For applying biotin-conjugated MEGF10 antibodies in single-cell protein analysis, implement cutting-edge methodological approaches. For mass cytometry (CyTOF) applications, conjugate streptavidin with rare earth metals and use this to detect biotin-conjugated MEGF10 antibodies in a multi-parameter panel that includes markers for phagocytosis, cell adhesion, and proliferation pathways relevant to MEGF10 function . In microfluidic-based single-cell Western blotting, optimize protein separation parameters for high-molecular-weight proteins like MEGF10 (122 kDa) , using biotin-conjugated antibodies with fluorescent streptavidin for detection. For spatial proteomics applications such as Imaging Mass Cytometry or CODEX, incorporate the biotin-conjugated MEGF10 antibody into multiplexed panels to visualize MEGF10 expression in the spatial context of tissue architecture. When developing single-cell protein analysis workflows, validate that dissociation methods preserve MEGF10 epitopes, as aggressive dissociation can damage membrane proteins. For correlative single-cell transcriptomics and proteomics approaches (e.g., CITE-seq), evaluate whether cell surface MEGF10 can be detected using oligo-tagged streptavidin paired with the biotin-conjugated antibody. Finally, implement computational approaches that can integrate MEGF10 protein expression data with transcriptomic data at single-cell resolution to gain insights into post-transcriptional regulation of this important phagocytosis and cell adhesion mediator.
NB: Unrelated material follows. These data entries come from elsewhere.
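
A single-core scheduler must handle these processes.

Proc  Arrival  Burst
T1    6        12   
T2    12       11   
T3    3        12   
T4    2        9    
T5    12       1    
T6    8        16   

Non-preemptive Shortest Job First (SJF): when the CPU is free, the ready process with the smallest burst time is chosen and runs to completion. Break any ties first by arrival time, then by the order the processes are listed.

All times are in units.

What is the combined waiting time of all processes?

99

Timeline: | idle 0-2 | T4 2-11 | T3 11-23 | T5 23-24 | T2 24-35 | T1 35-47 | T6 47-63 |
Completion: T1=47  T2=35  T3=23  T4=11  T5=24  T6=63
Waiting = turnaround − burst: T1=29, T2=12, T3=8, T4=0, T5=11, T6=39
Total waiting = 29 + 12 + 8 + 0 + 11 + 39 = 99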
What considerations are important when using biotin-conjugated MEGF10 antibodies in neurodegenerative disease research models?

When applying biotin-conjugated MEGF10 antibodies in neurodegenerative disease research, several specialized considerations are critical. First, optimize detection protocols for neural tissues, where high lipid content and endogenous biotin can interfere with specific detection; implementing avidin-biotin blocking and testing multiple antigen retrieval methods is essential. Consider MEGF10's reported roles in phagocytosis in the context of microglial function, designing experiments to investigate whether MEGF10 participates in clearance of protein aggregates or damaged neurons in disease models. When working with aged brain tissues, address increased autofluorescence through appropriate quenching methods or spectral unmixing. For biotin-conjugated antibodies specifically, use streptavidin conjugated to far-red fluorophores to minimize overlap with tissue autofluorescence. Design co-localization studies examining MEGF10 in relation to disease-specific markers (e.g., amyloid plaques, neurofibrillary tangles) using multi-color immunofluorescence approaches. In mouse models of neurodegeneration, implement longitudinal studies examining MEGF10 expression and localization changes during disease progression, correlating with behavioral and neuropathological outcomes. Consider cell-type specific expression analyses focusing on microglia, astrocytes, and neurons to characterize potential shifts in MEGF10 expression patterns in disease states. Finally, validate findings from animal models in human post-mortem tissues, being mindful of potential epitope degradation issues associated with post-mortem delay.